Speed-Namox said that even though the case is delayed, they will not stop seeking justice.
“We had to show our support today and show that even though they might have moved the date, we’re not going to stop; we are not going to move; this is still my dad’s case.
“That was my dad’s life that was taken away, that means the world to us,” she said.
It was after the inquiry that charges against five Prince George RCMP officers were approved. The five officers who faced charges were due to appear in court on March 14, but the trial is now delayed until early May.
Virginia Pierre, Dale Culver’s aunt who raised him along with her late husband, stood outside the courts along with her family holding a sign that read “Indigenous Lives Matter.”
She said it took 72 hours after he died until the B.C. RCMP notified them.
Earlier this week, the family held a press conference calling for systemic changes.
Pierre expressed frustration with how long it has taken to find answers.
“72 hours before we found out he’s gone, now we’re waiting over six years, then all of a sudden nothing is happening tomorrow; there is something wrong here, “she said.
Last month, the crown charged two Prince George RCMP officers with manslaughter in Culver’s death.
Three additional officers are facing obstruction of justice charges.
At the press conference, Debbie Pierre, Dale Culver’s cousin, said she had doubts that officers would face charges, but she was relieved to find out the crown was moving ahead with charges.
“I really felt it was not going to proceed because this has happened across Canada for how many generations now, and it gives me hope, but it also much uncertainty,” she said.
In an emailed statement to APTN News, Cpl.

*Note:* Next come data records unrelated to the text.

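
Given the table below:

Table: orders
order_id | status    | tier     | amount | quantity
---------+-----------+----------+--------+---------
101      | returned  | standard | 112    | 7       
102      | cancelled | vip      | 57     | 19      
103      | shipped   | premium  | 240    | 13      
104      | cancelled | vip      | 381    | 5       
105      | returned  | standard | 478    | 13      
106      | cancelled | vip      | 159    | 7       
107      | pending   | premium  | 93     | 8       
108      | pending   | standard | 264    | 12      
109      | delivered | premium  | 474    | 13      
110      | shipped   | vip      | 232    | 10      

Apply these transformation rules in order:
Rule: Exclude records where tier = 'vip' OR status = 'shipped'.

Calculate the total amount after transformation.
1421

Step 1: Find records where tier = 'vip' OR status = 'shipped'
Step 2: 5 records match, summing to 1069
Step 3: Original sum: 2490
Step 4: Remaining sum = 2490 - 1069 = 1421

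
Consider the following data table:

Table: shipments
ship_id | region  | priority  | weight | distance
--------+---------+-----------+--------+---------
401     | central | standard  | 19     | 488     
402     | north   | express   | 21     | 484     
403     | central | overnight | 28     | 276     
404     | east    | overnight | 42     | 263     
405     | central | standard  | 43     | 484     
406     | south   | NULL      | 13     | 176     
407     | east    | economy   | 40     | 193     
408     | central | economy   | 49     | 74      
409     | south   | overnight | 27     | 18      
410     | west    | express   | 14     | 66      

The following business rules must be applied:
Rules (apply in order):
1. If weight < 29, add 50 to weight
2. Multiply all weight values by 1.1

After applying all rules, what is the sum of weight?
655.6

Step 1: Apply Rule 1 - Add 50 to records with weight < 29
  - 6 records affected: 122 + (6 × 50) = 422
  - Unaffected records: 174
  - Sum after Rule 1: 596
Step 2: Apply Rule 2 - Multiply all by 1.1
  - 596 × 1.1 = 655.6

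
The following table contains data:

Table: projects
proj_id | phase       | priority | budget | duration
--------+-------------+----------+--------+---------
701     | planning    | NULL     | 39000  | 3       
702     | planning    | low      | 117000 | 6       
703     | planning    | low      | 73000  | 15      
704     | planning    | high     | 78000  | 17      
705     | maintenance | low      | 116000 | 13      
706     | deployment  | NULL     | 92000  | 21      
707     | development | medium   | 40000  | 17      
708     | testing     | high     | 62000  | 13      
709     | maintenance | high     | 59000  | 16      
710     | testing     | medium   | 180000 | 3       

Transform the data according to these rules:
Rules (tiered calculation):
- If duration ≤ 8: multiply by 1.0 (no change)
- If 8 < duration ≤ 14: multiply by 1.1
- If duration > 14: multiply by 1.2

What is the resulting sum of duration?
143.8

Step 1: Tier 1 (duration ≤ 8): 3 records, sum = 12 × 1.0 = 12.0
Step 2: Tier 2 (8 < duration ≤ 14): 2 records, sum = 26 × 1.1 = 28.6
Step 3: Tier 3 (duration > 14): 5 records, sum = 86 × 1.2 = 103.2
Step 4: Final sum = 12.0 + 28.6 + 103.2 = 143.8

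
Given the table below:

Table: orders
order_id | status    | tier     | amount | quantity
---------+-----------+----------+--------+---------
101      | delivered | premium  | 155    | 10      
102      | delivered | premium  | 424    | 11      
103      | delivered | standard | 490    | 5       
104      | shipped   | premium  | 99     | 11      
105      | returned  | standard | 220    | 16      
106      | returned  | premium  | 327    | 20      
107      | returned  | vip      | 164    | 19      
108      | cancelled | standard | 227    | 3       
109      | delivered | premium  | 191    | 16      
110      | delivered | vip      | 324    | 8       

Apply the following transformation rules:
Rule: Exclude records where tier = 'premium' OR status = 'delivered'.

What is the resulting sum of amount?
611

Step 1: Find records where tier = 'premium' OR status = 'delivered'
Step 2: 7 records match, summing to 2010
Step 3: Original sum: 2621
Step 4: Remaining sum = 2621 - 2010 = 611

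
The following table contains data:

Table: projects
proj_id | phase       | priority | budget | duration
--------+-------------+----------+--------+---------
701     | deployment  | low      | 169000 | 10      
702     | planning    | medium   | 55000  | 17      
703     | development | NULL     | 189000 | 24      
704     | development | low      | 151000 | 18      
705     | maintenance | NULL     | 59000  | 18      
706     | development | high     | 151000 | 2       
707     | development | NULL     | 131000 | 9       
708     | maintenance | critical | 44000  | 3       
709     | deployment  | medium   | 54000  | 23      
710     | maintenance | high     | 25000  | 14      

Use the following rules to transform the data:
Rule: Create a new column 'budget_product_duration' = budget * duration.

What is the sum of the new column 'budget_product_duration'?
14146000

Step 1: For each record, compute budget * duration
Example calculations:
  169000 * 10 = 1690000
  55000 * 17 = 935000
  189000 * 24 = 4536000
  ...
Step 2: Sum all derived values
Step 3: Total = 14146000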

Madonna Saunderson, media relations from BC RCMP E Division, wrote that the RCMP had cooperated with the investigations.
“The BC RCMP fully cooperated with the IIO BC during their investigation, and fully supports independent investigations, and judicial reviews of police-involved incidents as required,” the statement read.

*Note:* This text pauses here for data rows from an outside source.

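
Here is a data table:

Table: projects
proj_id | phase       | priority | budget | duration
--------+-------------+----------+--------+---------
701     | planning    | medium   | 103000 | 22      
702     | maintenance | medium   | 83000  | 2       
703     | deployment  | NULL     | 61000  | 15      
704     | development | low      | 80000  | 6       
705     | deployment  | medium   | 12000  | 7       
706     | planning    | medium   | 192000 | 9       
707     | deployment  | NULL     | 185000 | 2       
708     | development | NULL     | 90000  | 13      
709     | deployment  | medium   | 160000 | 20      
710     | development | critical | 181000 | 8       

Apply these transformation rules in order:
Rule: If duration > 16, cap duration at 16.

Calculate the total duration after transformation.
94

Step 1: 2 records have duration > 16
Step 2: These records originally summed to 42
Step 3: After capping: 2 × 16 = 32
Step 4: Unaffected records sum: 62
Step 5: Final sum = 32 + 62 = 94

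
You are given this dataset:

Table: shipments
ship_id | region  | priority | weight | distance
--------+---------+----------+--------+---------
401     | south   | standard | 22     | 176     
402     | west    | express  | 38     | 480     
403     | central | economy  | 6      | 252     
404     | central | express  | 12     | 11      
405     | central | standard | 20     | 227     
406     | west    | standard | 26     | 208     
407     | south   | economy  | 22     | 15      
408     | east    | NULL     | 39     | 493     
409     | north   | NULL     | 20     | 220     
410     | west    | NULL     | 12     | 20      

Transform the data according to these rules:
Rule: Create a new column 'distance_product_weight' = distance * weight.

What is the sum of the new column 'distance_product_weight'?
57901

Step 1: For each record, compute distance * weight
Example calculations:
  176 * 22 = 3872
  480 * 38 = 18240
  252 * 6 = 1512
  ...
Step 2: Sum all derived values
Step 3: Total = 57901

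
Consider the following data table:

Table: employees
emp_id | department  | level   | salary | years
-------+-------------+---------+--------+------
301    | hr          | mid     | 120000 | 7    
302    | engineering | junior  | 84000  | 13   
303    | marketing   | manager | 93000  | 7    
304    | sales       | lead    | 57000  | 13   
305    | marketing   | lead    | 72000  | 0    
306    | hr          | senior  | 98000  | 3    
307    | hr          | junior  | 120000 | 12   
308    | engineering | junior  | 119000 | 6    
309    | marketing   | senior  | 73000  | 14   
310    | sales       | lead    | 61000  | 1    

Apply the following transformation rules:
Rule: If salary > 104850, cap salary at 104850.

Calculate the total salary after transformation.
852550

Step 1: 3 records have salary > 104850
Step 2: These records originally summed to 359000
Step 3: After capping: 3 × 104850 = 314550
Step 4: Unaffected records sum: 538000
Step 5: Final sum = 314550 + 538000 = 852550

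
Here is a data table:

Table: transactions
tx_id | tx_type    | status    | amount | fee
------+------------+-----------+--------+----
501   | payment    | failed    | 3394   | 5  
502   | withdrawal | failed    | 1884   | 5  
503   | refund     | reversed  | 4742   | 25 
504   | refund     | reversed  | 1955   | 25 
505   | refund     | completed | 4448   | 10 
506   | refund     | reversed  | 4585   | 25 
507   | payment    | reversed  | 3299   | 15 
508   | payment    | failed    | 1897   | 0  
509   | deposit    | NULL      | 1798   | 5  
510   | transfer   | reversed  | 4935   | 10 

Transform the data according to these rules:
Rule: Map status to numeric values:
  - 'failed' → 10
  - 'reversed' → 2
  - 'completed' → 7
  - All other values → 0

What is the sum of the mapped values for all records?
47

Step 1: Apply mapping to each record
Step 2: Count by status:
  'failed': 3 records × 10 = 30
  'reversed': 5 records × 2 = 10
  'completed': 1 records × 7 = 7
Step 3: Sum all mapped values = 47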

“We do have concerns regarding the nearly six-year timeline in this instance though as it put undue stress on the man’s family, our members and their families, and the community which has been looking for clarity and answers on what occurred,”
Saunderson confirmed that the RCMP officers are all still employed and on-duty.
BC Regional Chief Terry Teegee, Assembly of First Nations called for change along with the family at the press conference.
He listed the Truth and Reconciliation Commission, MMIW Inquiry and other plans and commissions as well as the United Nations Declaration on the Rights of Indigenous Peoples, and called on all of the proposed calls to action to be completed.
In 2020, his family member, Everett Patrick, a 42-year-old father from the Lake Babine Nation, died after suffering a severe injury in the Prince George’s detachment.
Last year, the IIO asked the Crown to consider charges against one officer. As APTN previously reported the BC Prosecution Service says they do not have a timeline for their decision.
Prosecution service in B.C. reviewing case of Lake Babine Nation man’s death in custody
At the press conference on Monday, Lily Speed-Namox expressed frustration that the officers were still on active duty, yet she and her siblings could not see their dad.
She expressed that their family wants an apology from the officers involved in her father’s tragic death.
For the past six years, she has continued to work through The grief and has been a powerful advocate calling for changes in policing in Canada.
She says she won’t let her dad’s memory be forgotten.
“He was my dad and the dad of my two younger siblings, and that needs to be known he was a person, he wasn’t an item or a piece of paper, he was a person just like you and I, and he deserved to live.”